Intel provided Q3 2025 guidance reflecting modest seasonal improvement and continued restructuring execution. The company expects revenue between $12.6bn and $13.6bn and non-GAAP EPS of $0.00, with a projected non-GAAP gross margin of 36.0%. Intel completed most of its workforce reductions, targeting an end-of-year headcount of ~75,000, and incurred $1.9bn in restructuring charges, including severance and facility closures. The company scaled back large capital projects, including delays in Ohio, Germany, and Poland, to optimize cash deployment and improve returns. Intel also sold 57.5m shares of Mobileye, generating $922m in cash during the quarter.

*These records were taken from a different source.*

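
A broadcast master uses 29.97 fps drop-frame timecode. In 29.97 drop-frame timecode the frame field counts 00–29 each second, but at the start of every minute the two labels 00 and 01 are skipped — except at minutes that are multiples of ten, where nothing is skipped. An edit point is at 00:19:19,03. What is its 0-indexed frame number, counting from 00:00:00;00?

34737

Complete 10-minute blocks: 1, each 17982 frames → 17982.
Remaining 9 whole minutes in the current block: 1800 + 8 × 1798 = 16184 frames.
Within the current minute: 19 × 30 + 3 − 2 = 571 (labels ;00/;01 skipped at this minute). Total = 17982 + 16184 + 571 = 34737.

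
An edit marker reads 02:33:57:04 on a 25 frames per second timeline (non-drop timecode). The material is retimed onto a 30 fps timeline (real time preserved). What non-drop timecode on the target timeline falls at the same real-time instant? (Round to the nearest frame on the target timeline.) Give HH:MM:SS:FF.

Source frame index: (2×3600 + 33×60 + 57) × 25 + 4 = 230929.
Real time: 230929 / (25) = 230929/25 s.
Target frame: (230929/25) × (30) = 1385574/5 ≈ 277114.800 → 277115.
At 30 labels/s: frame 277115 → 02:33:57:05.

02:33:57:05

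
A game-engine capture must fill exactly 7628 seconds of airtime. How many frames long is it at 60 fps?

457680 frames

Frames = 7628 × 60 = 457680.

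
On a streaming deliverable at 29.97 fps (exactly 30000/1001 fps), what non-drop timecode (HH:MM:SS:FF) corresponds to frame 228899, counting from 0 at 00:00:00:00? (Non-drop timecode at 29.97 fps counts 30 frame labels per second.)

228899 ÷ 30 = 7629 full seconds, remainder 29 frames.
7629 s = 2 h 7 min 9 s.
Timecode: 02:07:09:29.

02:07:09:29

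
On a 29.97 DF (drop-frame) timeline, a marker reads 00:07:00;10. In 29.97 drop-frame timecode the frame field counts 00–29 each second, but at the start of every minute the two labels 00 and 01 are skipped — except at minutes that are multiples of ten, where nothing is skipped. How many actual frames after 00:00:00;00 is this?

12596

Complete 10-minute blocks: 0, each 17982 frames → 0.
Remaining 7 whole minutes in the current block: 1800 + 6 × 1798 = 12588 frames.
Within the current minute: 0 × 30 + 10 − 2 = 8 (labels ;00/;01 skipped at this minute). Total = 0 + 12588 + 8 = 12596.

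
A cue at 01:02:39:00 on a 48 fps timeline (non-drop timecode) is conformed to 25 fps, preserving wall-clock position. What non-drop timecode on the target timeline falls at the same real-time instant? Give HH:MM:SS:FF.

01:02:39:00

Source frame index: (1×3600 + 2×60 + 39) × 48 + 0 = 180432.
Real time: 180432 / (48) = 3759 s.
Target frame: (3759) × (25) = 93975.
At 25 labels/s: frame 93975 → 01:02:39:00.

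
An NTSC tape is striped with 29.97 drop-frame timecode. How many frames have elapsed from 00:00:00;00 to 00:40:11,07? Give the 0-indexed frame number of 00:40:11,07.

72265

As if non-drop at 30 labels/s: (0 × 3600 + 40 × 60 + 11) × 30 + 7 = 72337.
Minute boundaries passed: 40; those not divisible by 10: 40 − 4 = 36; dropped labels = 2 × 36 = 72.
Actual frame index = 72337 − 72 = 72265.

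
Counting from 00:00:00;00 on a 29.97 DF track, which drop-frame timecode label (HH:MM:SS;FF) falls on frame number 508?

Each 10-minute DF block holds 10 × 60 × 30 − 9 × 2 = 17982 frames. 508 ÷ 17982 → 0 full blocks, remainder 508.
Within the partial block the first minute is 1800 frames and each further minute 1798, so 0 further minute boundaries passed. Total skipped labels = 18 × 0 + 2 × 0 = 0.
Non-drop label index = 508 + 0 = 508; at 30 labels/s that is 00:00:16:28, i.e. DF 00:00:16;28.

00:00:16;28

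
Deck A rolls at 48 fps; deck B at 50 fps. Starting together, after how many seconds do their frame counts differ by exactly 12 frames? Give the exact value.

The gap grows by |50 − 48| = 2 frames per second.
Time for a 12-frame gap: 12 ÷ (2) = 6 s.

6 seconds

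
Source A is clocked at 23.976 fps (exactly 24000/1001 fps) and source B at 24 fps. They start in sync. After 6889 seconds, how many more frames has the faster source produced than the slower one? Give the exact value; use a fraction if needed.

165336/1001 frames

A emits 24000/1001 × 6889 = 165336000/1001 frames; B emits 24 × 6889 = 165336.
Difference = 165336/1001 frames (≈ 165.1708); B is ahead of A.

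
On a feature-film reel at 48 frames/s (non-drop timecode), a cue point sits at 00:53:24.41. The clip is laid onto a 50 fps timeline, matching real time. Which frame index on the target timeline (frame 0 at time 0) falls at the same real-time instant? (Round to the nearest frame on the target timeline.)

frame 160243

Source frame index: (0×3600 + 53×60 + 24) × 48 + 41 = 153833.
Real time: 153833 / (48) = 153833/48 s.
Target frame: (153833/48) × (50) = 3845825/24 ≈ 160242.708 → 160243.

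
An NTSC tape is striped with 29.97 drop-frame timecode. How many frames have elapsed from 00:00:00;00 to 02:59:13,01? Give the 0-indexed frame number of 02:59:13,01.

322267

Complete 10-minute blocks: 17, each 17982 frames → 305694.
Remaining 9 whole minutes in the current block: 1800 + 8 × 1798 = 16184 frames.
Within the current minute: 13 × 30 + 1 − 2 = 389 (labels ;00/;01 skipped at this minute). Total = 305694 + 16184 + 389 = 322267.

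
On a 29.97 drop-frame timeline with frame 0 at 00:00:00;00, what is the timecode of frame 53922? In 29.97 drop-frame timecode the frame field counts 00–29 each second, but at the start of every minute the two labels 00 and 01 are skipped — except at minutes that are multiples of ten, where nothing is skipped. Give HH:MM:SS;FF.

Each 10-minute DF block holds 10 × 60 × 30 − 9 × 2 = 17982 frames. 53922 ÷ 17982 → 2 full blocks, remainder 17958.
Within the partial block the first minute is 1800 frames and each further minute 1798, so 9 further minute boundaries passed. Total skipped labels = 18 × 2 + 2 × 9 = 54.
Non-drop label index = 53922 + 54 = 53976; at 30 labels/s that is 00:29:59:06, i.e. DF 00:29:59;06.

00:29:59;06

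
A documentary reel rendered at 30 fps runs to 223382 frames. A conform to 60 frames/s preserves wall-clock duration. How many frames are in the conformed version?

Target frames = source frames × (target rate / source rate) = 223382 × (60)/(30) = 223382 × 2 = 446764.

446764 frames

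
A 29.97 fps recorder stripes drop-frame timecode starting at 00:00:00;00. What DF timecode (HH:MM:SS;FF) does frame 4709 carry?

Each 10-minute DF block holds 10 × 60 × 30 − 9 × 2 = 17982 frames. 4709 ÷ 17982 → 0 full blocks, remainder 4709.
Within the partial block the first minute is 1800 frames and each further minute 1798, so 2 further minute boundaries passed. Total skipped labels = 18 × 0 + 2 × 2 = 4.
Non-drop label index = 4709 + 4 = 4713; at 30 labels/s that is 00:02:37:03, i.e. DF 00:02:37;03.

00:02:37;03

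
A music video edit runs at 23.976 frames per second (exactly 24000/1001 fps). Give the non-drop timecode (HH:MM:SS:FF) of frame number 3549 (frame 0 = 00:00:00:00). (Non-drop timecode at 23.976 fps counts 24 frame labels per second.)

3549 ÷ 24 = 147 full seconds, remainder 21 frames.
147 s = 0 h 2 min 27 s.
Timecode: 00:02:27:21.

00:02:27:21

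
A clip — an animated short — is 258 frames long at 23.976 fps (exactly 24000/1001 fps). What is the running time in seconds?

10.76075 seconds

Running time = 258 / (24000/1001) = 10.76075 s.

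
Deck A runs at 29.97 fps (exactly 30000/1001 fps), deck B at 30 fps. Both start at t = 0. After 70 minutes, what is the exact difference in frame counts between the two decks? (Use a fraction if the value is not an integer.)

18000/143 frames

70 min = 4200 s.
A emits 30000/1001 × 4200 = 18000000/143 frames; B emits 30 × 4200 = 126000.
Difference = 18000/143 frames (≈ 125.8741); B is ahead of A.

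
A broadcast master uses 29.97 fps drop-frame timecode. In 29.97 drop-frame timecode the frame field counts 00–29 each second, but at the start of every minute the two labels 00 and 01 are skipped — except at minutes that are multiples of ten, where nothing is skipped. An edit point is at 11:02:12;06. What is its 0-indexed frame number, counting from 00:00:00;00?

1190774

Complete 10-minute blocks: 66, each 17982 frames → 1186812.
Remaining 2 whole minutes in the current block: 1800 + 1 × 1798 = 3598 frames.
Within the current minute: 12 × 30 + 6 − 2 = 364 (labels ;00/;01 skipped at this minute). Total = 1186812 + 3598 + 364 = 1190774.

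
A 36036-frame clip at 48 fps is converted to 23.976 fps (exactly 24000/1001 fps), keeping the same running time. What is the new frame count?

18000 frames

Target frames = source frames × (target rate / source rate) = 36036 × (24000/1001)/(48) = 36036 × 500/1001 = 18000.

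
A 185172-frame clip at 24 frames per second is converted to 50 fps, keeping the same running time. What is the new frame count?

385775 frames

Target frames = source frames × (target rate / source rate) = 185172 × (50)/(24) = 185172 × 25/12 = 385775.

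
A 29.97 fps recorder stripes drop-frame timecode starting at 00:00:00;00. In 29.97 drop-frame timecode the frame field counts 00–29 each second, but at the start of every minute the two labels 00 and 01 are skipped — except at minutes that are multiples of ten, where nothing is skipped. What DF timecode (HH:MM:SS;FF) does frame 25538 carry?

Ten DF minutes hold 17982 frames, so frame 25538 lies in block 1 (frames 17982–35963) with 7556 frames into that block.
The block's first minute is 1800 frames and the rest 1798 each; 7556 frames reaches minute 4, so 1 × 18 + 4 × 2 = 26 labels have been skipped so far.
Adding those back, label number 25538 + 26 = 25564 at 30 labels/s is 852 s + 4 f = 0 h 14 min 12 s frame 4, i.e. 00:14:12;04.

00:14:12;04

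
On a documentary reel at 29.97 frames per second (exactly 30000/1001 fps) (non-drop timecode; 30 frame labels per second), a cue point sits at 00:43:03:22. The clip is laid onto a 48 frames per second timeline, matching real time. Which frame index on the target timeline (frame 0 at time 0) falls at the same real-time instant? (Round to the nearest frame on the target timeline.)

frame 124143

Source frame index: (0×3600 + 43×60 + 3) × 30 + 22 = 77512.
Real time: 77512 / (30000/1001) = 9698689/3750 s.
Target frame: (9698689/3750) × (48) = 77589512/625 ≈ 124143.219 → 124143.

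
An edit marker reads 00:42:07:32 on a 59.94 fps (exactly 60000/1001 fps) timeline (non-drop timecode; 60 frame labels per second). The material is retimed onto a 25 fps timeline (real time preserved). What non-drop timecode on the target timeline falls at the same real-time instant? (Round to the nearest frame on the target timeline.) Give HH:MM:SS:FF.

Source frame index: (0×3600 + 42×60 + 7) × 60 + 32 = 151652.
Real time: 151652 / (60000/1001) = 37950913/15000 s.
Target frame: (37950913/15000) × (25) = 37950913/600 ≈ 63251.522 → 63252.
At 25 labels/s: frame 63252 → 00:42:10:02.

00:42:10:02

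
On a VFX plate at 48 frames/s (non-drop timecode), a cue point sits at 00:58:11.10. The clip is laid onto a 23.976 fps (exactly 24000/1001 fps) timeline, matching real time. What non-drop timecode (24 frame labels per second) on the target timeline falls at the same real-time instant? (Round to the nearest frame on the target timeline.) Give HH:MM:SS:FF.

00:58:07:17

Source frame index: (0×3600 + 58×60 + 11) × 48 + 10 = 167578.
Real time: 167578 / (48) = 83789/24 s.
Target frame: (83789/24) × (24000/1001) = 83789000/1001 ≈ 83705.295 → 83705.
At 24 labels/s: frame 83705 → 00:58:07:17.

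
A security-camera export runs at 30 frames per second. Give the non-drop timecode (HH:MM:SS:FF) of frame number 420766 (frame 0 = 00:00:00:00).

03:53:45:16

420766 ÷ 30 = 14025 full seconds, remainder 16 frames.
14025 s = 3 h 53 min 45 s.
Timecode: 03:53:45:16.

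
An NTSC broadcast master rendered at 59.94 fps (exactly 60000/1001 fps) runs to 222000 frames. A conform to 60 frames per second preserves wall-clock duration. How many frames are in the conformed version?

222222 frames

Target frames = source frames × (target rate / source rate) = 222000 × (60)/(60000/1001) = 222000 × 1001/1000 = 222222.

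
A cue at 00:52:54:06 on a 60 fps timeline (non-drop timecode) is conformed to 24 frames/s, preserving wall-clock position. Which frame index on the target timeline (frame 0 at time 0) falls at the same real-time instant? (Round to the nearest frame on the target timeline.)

frame 76178

Source frame index: (0×3600 + 52×60 + 54) × 60 + 6 = 190446.
Real time: 190446 / (60) = 31741/10 s.
Target frame: (31741/10) × (24) = 380892/5 ≈ 76178.400 → 76178.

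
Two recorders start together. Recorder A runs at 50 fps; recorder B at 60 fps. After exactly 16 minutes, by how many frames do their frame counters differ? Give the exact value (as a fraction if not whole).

9600 frames

16 min = 960 s.
A emits 50 × 960 = 48000 frames; B emits 60 × 960 = 57600.
Difference = 9600 frames; B is ahead of A.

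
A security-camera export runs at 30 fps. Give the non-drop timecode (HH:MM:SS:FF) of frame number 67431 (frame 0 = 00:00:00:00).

00:37:27:21

67431 ÷ 30 = 2247 full seconds, remainder 21 frames.
2247 s = 0 h 37 min 27 s.
Timecode: 00:37:27:21.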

Intel closed down sharply by -9.39% following its Q2 earnings release, breaking below both its 50-day and 200-day moving averages, signaling a clear bearish breakdown. The stock had been consolidating near resistance around the $22 mark, but today’s selloff confirms renewed downward momentum. The RSI (14) has dropped to 36.42, nearing oversold territory, though not yet extreme, leaving room for further downside. Overall, the technical picture is weak, with support levels likely near $19.50-$20.00, and resistance now forming at the moving average cluster around $21.70. Caution is warranted while the trend remains under pressure.